La noche se sentía tan fría que Luo tiró del edredón para cubrirse pero estaba siendo bajado…
—¡Urghh!
—Luo hizo un sonido irritado y lo subió perezosamente.
Luego sintió un abrazo apretado por detrás, el olor familiar de Noah rondaba en su nariz e sonrió pensando que estaba teniendo un buen sueño de su esposo abrazándola de cerca.
Pero luego sintió sus cálidos labios besando su cuello, haciendo que se riera.
—Bebé…
regresé porque quiero escuchar eso en persona, lo que dijiste por teléfono —escuchó a Noah susurrar en su oído.
En ese mismo instante Luo abrió los ojos y se volvió para ver si Noah realmente estaba allí.
—¿Has vuelto de verdad?
—cubrió su rostro y murmuró.
Incluso le pellizcó las mejillas y Noah se rió.
Luo dirigió su mirada hacia el reloj de pared en la habitación y vio que ya eran las cuatro de la mañana.
—¿No tienes una reunión mañana?
¡Oh!
es hoy, en unas pocas horas…
—Luo preguntó con el ceño fruncido.
Noah asintió con una sonrisa mientras acariciaba suavemente la mejilla de Luo con su palma.

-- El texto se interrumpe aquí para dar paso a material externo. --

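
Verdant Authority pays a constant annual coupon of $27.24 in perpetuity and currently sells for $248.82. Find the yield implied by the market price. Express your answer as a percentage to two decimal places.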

—Te ves tan encantadora —susurró Noah.
Luo se sonrojó en la oscuridad y murmuró:
—¿Se canceló tu reunión?
—Hmm, la cancelé porque no podía esperar a volar de vuelta con mi esposa…
—dijo Noah casualmente.
—¿Qué?!
Pero es una gran empresa…
Perderás millones —Luo se asombró.
Estaba impactada con lo que estaba pasando.
Noah solo sonrió y murmuró:
—Perder dinero no es nada mientras no pierda a mi hermosa esposa…
Luo entreabrió los labios, aún confundida.
Noah tocó esos labios entreabiertos y se inclinó para darle un suave beso.
—Te extraño tanto —susurró Noah pero Luo lo empujó suavemente.
Con el ceño fruncido, exclamó, regañándolo:
—¿quieres decir que cancelaste esa gran reunión de proyecto, solo porque me extrañas?
Puedes volar de vuelta después de la reunión, ya sabes.
De todos modos, es el mismo día hoy.
—Tú dijiste que me amas…
—susurró Noah.
—¿Y qué?
—sonrió Luo.
—Entonces yo quiero decir te amo también en persona…
—dijo Noah con los ojos mirándola de cerca.
Ella estaba demasiado conmocionada y sin palabras, preguntándose si había escuchado todo bien.
—Debo estar soñando —expresó seguido por un sonoro golpe en su propia cara.
—¡Ay!
¿No estoy soñando?!
—estalló con los ojos redondos mirando a Noah.
Noah sonrió y cubrió su rostro.
Acarició con suavidad las mejillas que Luo había golpeado mientras murmuraba:
—Bebé, despierta ya…
Es tarde…
Fue entonces cuando los ojos de Luo se abrieron y vio el techo de su habitación.
Se levantó de la cama con el rostro arrugado y murmuró:
—¡Odio esto!
¿Por qué los sueños como estos parecen y se sienten tan reales!
¡Dándome falsas esperanzas!
Aún irritada, lanzó la almohada de Noah que aún estaba abrazando.